Serupa dengan manajemen laba, upaya mengukur manajemen pajak
juga tidak mudah. Dalam perkembangan penelitian perpajakan, effective tax
rate (ETR) merupakan proksi untuk manajemen pajak yang paling sering
digunakan (Mills et al., 1998; Gupta dan Mills, 2002; Phillips, 2003; Tang,
2006). Tang (2006) juga mengakui bahwa dalam perkembangan penelitian
terkait manajemen pajak sulit untuk menemukan proksi yang lebih baik
29
daripada effective tax rate. Menurut Shackelford dan Shevlin (2001) effective
tax rate dihitung dengan membagi current tax expense dengan pre tax book
income yang dapat mendeteksi adanya manajemen pajak. Manajemen pajak
yang efektif ditandai dengan semakin rendahnya ETR. Plesko (2004)
menjelaskan bahwa kemampuan ETR dalam mendeteksi manajemen pajak akan
berkurang karena kesalahan pengukuran dan pengecualian terhadap pajak
implisit. Selain itu, Tang (2006) menjelaskan ETR mengandung informasi atas
manajemen pajak dan efek insentif dari kebijakan pajak. Oleh karena itu Tang
(2006) menegaskan bahwa sulit untuk memastikan apakah semakin rendah ETR
disebabkan oleh aktivitas penghindaran pajak atau insentif/preferensi pajak.
Ketika perkembangan riset terkait manajemen laba dan manajemen
pajak masih belum ditemukan pengukuran yang benar-benar tepat, beberapa
penelitian menyebutkan bahwa book tax differences (BTD) merupakan
indikator yang baik untuk manajemen laba. Beberapa peneliti terkait
manajemen laba dan kualitas laba telah memusatkan perhatiannya pada selisih
antara laba akuntansi dan laba fiskal (Mills dan Newberry, 2001; Manzon dan
Plesko, 2002; Phillips et al., 2003; Lev dan Nissin, 2004; Hanlon, 2005;
Jackson, 2009). Mereka berpendapat bahwa BTD dapat mengindikasikan
adanya aktivitas manajemen laba yang nantinya akan berpengaruh terhadap
kualitas laba yang dilaporkan. Logika yang mendasarinya menurut Wijayanti
(2006) adalah adanya sedikit kebebasan akuntansi yang diperbolehkan dalam
pengukuran laba fiskal sehingga BTD dapat memberikan informasi terkait
management discretion dalam proses akrual.
30
Revsine et al. (1999) dalam Tang (2006) menjelaskan bahwa rasio laba
akuntansi dan laba fiskal dapat digunakan untuk mengukur konservatisme atau
agresivitas akuntansi. Palepu et al. (2000) dalam Hanlon (2005) menjelaskan
bahwa semakin besar perbedaan antara laba akuntansi dan laba fiskal akan
menunjukkan “tanda bahaya” bagi pengguna laporan keuangan. Mills dan
Newberry (2001) memberikan bukti bahwa perusahaan dengan insentif
manajemen laba akan memiliki BTD yang lebih besar. Penman (2001) juga
menyatakan bahwa BTD dapat digunakan sebagai pendeteksi adanya
manipulasi pada biaya utama suatu perusahaan.

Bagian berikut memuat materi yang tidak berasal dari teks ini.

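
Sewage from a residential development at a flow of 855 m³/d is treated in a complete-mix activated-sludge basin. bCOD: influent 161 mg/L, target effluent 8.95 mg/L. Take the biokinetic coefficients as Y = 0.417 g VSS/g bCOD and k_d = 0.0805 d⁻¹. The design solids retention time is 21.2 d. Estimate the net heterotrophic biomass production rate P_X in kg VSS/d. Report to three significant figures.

Y_obs = Y / (1 + k_d θ_c) = 0.417 / (1 + 0.0805 × 21.2) = 0.417 / 2.707 = 0.1541.
Substrate removed = Q·(S₀ − S) = 855 m³/d × (161 − 8.95) g/m³ = 1.3×10^5 g/d = 130.0 kg/d.
So the net sludge growth is P_X = 0.1541 × 130.0 = 20.03 kg VSS/d.

P_X ≈ 20.0 kg VSS/d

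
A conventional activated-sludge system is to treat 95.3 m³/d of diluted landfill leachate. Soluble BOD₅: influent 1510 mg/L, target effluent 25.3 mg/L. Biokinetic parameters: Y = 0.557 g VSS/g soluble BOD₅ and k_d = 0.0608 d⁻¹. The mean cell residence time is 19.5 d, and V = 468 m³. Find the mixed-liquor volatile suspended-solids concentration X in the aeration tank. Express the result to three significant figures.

X ≈ 1500 mg/L

X = Y·Q·ΔS·θ_c / [V·(1 + k_d θ_c)] = 0.557 × 95.3 × (1510 − 25.3) × 19.5 / [468 × (1 + 0.0608 × 19.5)] = 1502 mg/L.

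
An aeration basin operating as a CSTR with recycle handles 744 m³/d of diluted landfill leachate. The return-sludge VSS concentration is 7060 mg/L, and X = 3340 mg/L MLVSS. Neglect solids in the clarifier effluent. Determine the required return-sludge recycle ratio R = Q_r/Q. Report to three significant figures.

R ≈ 0.898

Solids balance on the clarifier gives (1+R)X = R·X_r, so R = X/(X_r − X) = 3340 / (7060 − 3340) = 0.8978.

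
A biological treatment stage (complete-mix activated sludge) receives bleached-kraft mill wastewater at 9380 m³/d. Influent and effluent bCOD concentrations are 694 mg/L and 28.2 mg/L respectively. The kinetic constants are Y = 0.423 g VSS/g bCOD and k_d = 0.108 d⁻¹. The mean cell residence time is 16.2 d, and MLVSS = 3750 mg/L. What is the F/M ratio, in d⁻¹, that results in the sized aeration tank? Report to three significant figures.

From the SRT design equation V = Y Q (S₀−S) θ_c / [X (1 + k_d θ_c)] = 0.423 × 9380 × (694 − 28.2) × 16.2 / [3750 × (1 + 0.108 × 16.2)] = 4.28×10^7 / 10311 = 4151 m³.
F/M = Q·S₀ / (V·X) = 9380 × 694 / (4151 × 3750) = 0.4182 g bCOD·(g VSS·d)⁻¹.

F/M ≈ 0.418 d⁻¹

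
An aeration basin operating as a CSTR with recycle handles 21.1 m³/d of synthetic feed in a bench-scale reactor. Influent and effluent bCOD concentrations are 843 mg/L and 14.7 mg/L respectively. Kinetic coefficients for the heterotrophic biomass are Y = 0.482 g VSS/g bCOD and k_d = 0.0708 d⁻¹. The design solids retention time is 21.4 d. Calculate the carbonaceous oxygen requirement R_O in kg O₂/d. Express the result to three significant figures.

Y_obs = Y / (1 + k_d θ_c) = 0.482 / (1 + 0.0708 × 21.4) = 0.482 / 2.515 = 0.1916.
Q·(S₀ − S) = 21.1 × (843 − 14.7) × 10⁻³ = 17.48 kg/d removed.
Biomass synthesised: P_X = Y_obs × 17.48 = 3.349 kg VSS/d.
R_O = Q·(S₀ − S) − 1.42·P_X = 17.48 − 1.42 × 3.349 = 12.72 kg O₂/d.

R_O ≈ 12.7 kg O₂/d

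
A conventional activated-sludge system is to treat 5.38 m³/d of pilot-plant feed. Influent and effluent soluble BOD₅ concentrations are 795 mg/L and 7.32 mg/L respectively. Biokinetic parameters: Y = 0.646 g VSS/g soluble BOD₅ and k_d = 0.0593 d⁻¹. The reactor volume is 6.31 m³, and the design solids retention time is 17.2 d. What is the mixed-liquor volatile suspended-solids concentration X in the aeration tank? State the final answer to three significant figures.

From V·X·(1 + k_d·θ_c) = Y·Q·(S₀ − S)·θ_c: X = 0.646 × 5.38 × (795 − 7.32) × 17.2 / [6.31 × (1 + 0.0593 × 17.2)] = 3694 mg/L.

X ≈ 3690 mg/L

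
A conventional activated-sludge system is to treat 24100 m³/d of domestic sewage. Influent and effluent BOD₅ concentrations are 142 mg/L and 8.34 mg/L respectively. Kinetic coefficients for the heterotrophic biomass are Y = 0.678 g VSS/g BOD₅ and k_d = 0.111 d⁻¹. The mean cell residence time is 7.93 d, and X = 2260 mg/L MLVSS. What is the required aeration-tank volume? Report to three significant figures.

V ≈ 4080 m³

Steady-state biomass mass balance: V·X·(1 + k_d·θ_c) = Y·Q·(S₀ − S)·θ_c, so V = 0.678 × 24100 × (142 − 8.34) × 7.93 / [2260 × (1 + 0.111 × 7.93)] = 1.73×10^7 / 4249 = 4076 m³.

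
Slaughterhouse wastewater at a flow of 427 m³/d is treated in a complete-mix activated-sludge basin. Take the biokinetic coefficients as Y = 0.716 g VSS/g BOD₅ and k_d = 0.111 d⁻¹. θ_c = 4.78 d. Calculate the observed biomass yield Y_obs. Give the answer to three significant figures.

Y_obs ≈ 0.468 g VSS/g BOD₅

The observed yield is Y_obs = Y/(1 + k_d·θ_c) = 0.716 / (1 + 0.111 × 4.78) = 0.716 / 1.531 = 0.4678 g VSS per g BOD₅ removed.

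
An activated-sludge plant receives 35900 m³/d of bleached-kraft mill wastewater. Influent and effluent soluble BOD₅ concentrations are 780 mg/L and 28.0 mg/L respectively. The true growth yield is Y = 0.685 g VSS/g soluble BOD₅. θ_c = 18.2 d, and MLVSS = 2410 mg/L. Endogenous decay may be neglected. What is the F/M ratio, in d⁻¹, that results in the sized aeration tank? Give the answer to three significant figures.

V·X = Y·Q·ΔS·θ_c gives V = 0.685 × 35900 × (780 − 28.0) × 18.2 / 2410 = 139655 m³.
F/M = applied load / biomass = Q·S₀/(V·X) = 35900 × 780 / (139655 × 2410) = 0.08320 d⁻¹.

F/M ≈ 0.0832 d⁻¹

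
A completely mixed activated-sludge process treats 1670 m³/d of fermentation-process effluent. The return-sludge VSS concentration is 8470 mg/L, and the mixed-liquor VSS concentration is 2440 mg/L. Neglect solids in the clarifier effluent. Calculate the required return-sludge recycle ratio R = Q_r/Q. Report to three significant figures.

Solids balance on the clarifier gives (1+R)X = R·X_r, so R = X/(X_r − X) = 2440 / (8470 − 2440) = 0.4046.

R ≈ 0.405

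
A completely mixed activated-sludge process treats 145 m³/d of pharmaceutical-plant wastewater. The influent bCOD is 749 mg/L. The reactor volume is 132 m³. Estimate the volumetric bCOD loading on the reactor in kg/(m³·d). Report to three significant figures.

L_v = Q S₀ / V = 145 × 749 × 10⁻³ / 132.0 = 0.8228 kg/(m³·d).

L_v ≈ 0.823 kg bCOD/(m³·d)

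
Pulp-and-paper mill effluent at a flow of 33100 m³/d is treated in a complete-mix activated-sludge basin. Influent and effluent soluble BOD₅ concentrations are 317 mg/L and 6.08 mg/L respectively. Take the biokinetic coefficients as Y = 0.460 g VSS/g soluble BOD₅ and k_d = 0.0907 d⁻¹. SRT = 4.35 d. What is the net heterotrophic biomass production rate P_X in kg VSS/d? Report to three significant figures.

P_X ≈ 3390 kg VSS/d

The observed yield is Y_obs = Y/(1 + k_d·θ_c) = 0.460 / (1 + 0.0907 × 4.35) = 0.460 / 1.395 = 0.3299 g VSS per g soluble BOD₅ removed.
Substrate removed = Q·(S₀ − S) = 33100 m³/d × (317 − 6.08) g/m³ = 1.03×10^7 g/d = 10291 kg/d.
So the net sludge growth is P_X = 0.3299 × 10291 = 3395 kg VSS/d.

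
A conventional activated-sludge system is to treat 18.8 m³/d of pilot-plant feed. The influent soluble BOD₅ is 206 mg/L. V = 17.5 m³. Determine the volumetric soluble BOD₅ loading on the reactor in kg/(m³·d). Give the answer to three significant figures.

L_v = Q S₀ / V = 18.8 × 206 × 10⁻³ / 17.50 = 0.2213 kg/(m³·d).

L_v ≈ 0.221 kg soluble BOD₅/(m³·d)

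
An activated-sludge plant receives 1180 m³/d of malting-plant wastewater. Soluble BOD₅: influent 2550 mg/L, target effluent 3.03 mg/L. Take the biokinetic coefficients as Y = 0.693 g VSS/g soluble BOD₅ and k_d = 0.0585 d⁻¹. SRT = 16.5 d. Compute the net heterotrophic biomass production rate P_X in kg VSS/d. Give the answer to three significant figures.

Observed yield with endogenous decay: Y_obs = Y / (1 + k_d·θ_c) = 0.693 / (1 + 0.0585 × 16.5) = 0.693 / 1.965 = 0.3526 g VSS/g soluble BOD₅.
Substrate removed = Q·(S₀ − S) = 1180 m³/d × (2550 − 3.03) g/m³ = 3.01×10^6 g/d = 3005 kg/d.
So the net sludge growth is P_X = 0.3526 × 3005 = 1060 kg VSS/d.

P_X ≈ 1060 kg VSS/d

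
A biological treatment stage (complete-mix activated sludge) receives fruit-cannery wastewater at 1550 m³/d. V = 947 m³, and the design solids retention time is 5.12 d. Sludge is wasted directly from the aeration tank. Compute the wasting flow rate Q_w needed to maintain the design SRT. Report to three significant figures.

Q_w ≈ 185 m³/d

With mixed-liquor wasting, θ_c = V/Q_w, so Q_w = V/θ_c = 947.0/5.12 = 185.0 m³/d.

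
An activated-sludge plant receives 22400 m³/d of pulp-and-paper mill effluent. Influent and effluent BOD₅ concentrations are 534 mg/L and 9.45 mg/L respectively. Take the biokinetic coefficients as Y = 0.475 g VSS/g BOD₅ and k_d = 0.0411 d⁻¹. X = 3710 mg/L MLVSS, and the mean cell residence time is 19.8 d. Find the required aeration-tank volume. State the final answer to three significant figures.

Steady-state biomass mass balance: V·X·(1 + k_d·θ_c) = Y·Q·(S₀ − S)·θ_c, so V = 0.475 × 22400 × (534 − 9.45) × 19.8 / [3710 × (1 + 0.0411 × 19.8)] = 1.11×10^8 / 6729 = 16422 m³.

V ≈ 16400 m³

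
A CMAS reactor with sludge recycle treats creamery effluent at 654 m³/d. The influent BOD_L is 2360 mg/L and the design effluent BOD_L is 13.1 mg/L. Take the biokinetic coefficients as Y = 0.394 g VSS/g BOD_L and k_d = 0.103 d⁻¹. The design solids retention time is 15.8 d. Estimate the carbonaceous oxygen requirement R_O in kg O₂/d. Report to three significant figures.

R_O ≈ 1210 kg O₂/d

Y_obs = Y / (1 + k_d θ_c) = 0.394 / (1 + 0.103 × 15.8) = 0.394 / 2.627 = 0.1500.
Mass of BOD_L removed per day: Q(S₀ − S) = 654 × 2347 g/m³ = 1535 kg/d.
Biomass synthesised: P_X = Y_obs × 1535 = 230.2 kg VSS/d.
R_O = Q·(S₀ − S) − 1.42·P_X = 1535 − 1.42 × 230.2 = 1208 kg O₂/d.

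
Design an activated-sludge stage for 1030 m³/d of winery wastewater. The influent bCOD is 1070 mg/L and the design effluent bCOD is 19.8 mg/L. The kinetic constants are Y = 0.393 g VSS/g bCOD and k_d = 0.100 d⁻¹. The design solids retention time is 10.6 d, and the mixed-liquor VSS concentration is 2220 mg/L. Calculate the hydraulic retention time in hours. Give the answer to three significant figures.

τ ≈ 23.0 h

Steady-state biomass mass balance: V·X·(1 + k_d·θ_c) = Y·Q·(S₀ − S)·θ_c, so V = 0.393 × 1030 × (1070 − 19.8) × 10.6 / [2220 × (1 + 0.100 × 10.6)] = 4.51×10^6 / 4573 = 985.3 m³.
Hydraulic retention time τ = V/Q = 985.3 / 1030 = 0.9566 d = 22.96 h.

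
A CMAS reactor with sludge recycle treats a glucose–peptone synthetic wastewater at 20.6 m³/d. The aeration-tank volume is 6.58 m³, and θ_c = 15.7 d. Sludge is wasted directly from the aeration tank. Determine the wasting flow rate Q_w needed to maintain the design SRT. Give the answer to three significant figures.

Q_w ≈ 0.419 m³/d

Wasting from the aeration tank: Q_w = V / θ_c = 6.580 / 15.7 = 0.4191 m³/d.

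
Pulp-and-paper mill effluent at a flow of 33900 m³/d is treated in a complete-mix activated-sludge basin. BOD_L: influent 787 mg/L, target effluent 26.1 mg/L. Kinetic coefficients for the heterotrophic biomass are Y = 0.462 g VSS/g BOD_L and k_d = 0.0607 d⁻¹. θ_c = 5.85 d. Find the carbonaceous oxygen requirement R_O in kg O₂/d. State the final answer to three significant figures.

R_O ≈ 13300 kg O₂/d

Observed yield with endogenous decay: Y_obs = Y / (1 + k_d·θ_c) = 0.462 / (1 + 0.0607 × 5.85) = 0.462 / 1.355 = 0.3409 g VSS/g BOD_L.
ΔS = 787 − 26.1 = 760.9 mg/L, so the substrate removal rate is 33900 × 760.9/1000 = 25795 kg BOD_L/d.
Net sludge production P_X = 0.3409 × 25795 = 8794 kg VSS/d.
R_O = Q·ΔS − 1.42 P_X = 25795 − 12488 = 13307 kg O₂/d.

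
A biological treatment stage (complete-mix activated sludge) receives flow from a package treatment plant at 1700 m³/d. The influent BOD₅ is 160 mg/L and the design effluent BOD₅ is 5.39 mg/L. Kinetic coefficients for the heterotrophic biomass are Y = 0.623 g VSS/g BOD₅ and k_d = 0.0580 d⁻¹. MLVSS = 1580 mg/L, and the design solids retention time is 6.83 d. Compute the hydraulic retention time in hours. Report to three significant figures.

τ ≈ 7.16 h

From the SRT design equation V = Y Q (S₀−S) θ_c / [X (1 + k_d θ_c)] = 0.623 × 1700 × (160 − 5.39) × 6.83 / [1580 × (1 + 0.0580 × 6.83)] = 1.12×10^6 / 2206 = 507.0 m³.
τ = V/Q = 507.0/1700 = 0.2982 d, or 7.158 h.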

Phillips et al. (2003) melakukan penelitian untuk mengevaluasi apakah
BTD lebih dapat digunakan dalam mendeteksi manajemen laba dibandingkan
dengan pengukuran dengan pendekatan akrual lainnya. Phillips et al. (2003)
menggunakan biaya pajak tangguhan sebagai proksi BTD. Dengan asumsi
bahwa standar akuntansi memperbolehkan manajer untuk melakukan discretion
yang lebih besar daripada peraturan perpajakan dalam menentukan jumlah laba
dan beban, dan dengan asumsi bahwa laba fiskal selalu konstan, Phillips et al.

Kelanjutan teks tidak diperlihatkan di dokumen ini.